Australian Currency
Australian Currency

Accessing super: help yourself pain-free

Withdrawing money from your superannuation account to help survive the coronavirus crisis does not mean your retirement income will be permanently damaged.

Despite warnings that $20,000 withdrawn now could leave a financial hole more than five times larger at retirement, super fund members have opportunities to pay it back and broaden their wealth beyond super.

Fiduciary Advice co-founder Andrew Crawford said many in the super industry assumed that people's total retirement balances would come from superannuation "but that's not the reality".

"For most people it's a mix of age pension, maybe rent from an investment property or some dividends from shares, or they may release some equity in their home," he said.

The government’s early-release superannuation scheme has been hugely popular.
The government’s early-release superannuation scheme has been hugely popular.

Mr Crawford said people suffering financial hardship from the COVID-19 fallout would be better off withdrawing super rather than losing their house or taking a big hit to their credit rating.

"Keeping your home and having peace of mind about your finances is far more important," he said.

"You can make up the lost contributions later when you return to working."

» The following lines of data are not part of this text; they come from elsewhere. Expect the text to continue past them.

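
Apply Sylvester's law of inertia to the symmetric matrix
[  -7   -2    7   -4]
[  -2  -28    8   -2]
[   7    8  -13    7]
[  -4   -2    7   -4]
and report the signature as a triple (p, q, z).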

Tax-deductible personal contributions, spouse contributions and co-contributions are among the ways people can get extra financial benefits by putting money into their super.

Borrowers are being offered six-month mortgage repayment holidays to help cope with the crisis.

Wealth for Life Financial Planning Principal Rex Whitford said many people withdrawing their super under the COVID-19 rules were unlikely to put the money back.

"I don't like seeing people pulling money out of long-term savings, but what's the alternative?" he said.

Wealth For Life Financial Planning’s Rex Whitford says withdrawing super is a necessity for some.
Wealth For Life Financial Planning’s Rex Whitford says withdrawing super is a necessity for some.

The decision to withdraw should not be taken lightly, and Mr Whitford said it should reflect people's individual circumstances.

"How much longer would it take you to buy another house if you are going to lose that?" he said.

"Plus the stamp duty, which is a real loss. Keep the house you have got right now."

Mr Whitford said super fund members were unlikely to rebuild lost balances quickly "unless you have a predetermined strategy to pay yourself first by using salary sacrifice".

He said super should not be people's only form of retirement saving.

Governments will want to claw back billions and super's a constant target for rule changes.

"Now, more than ever, it makes sense to have a pot of money separate to superannuation that doesn't have the same legislative strings attached," Mr Whitford said.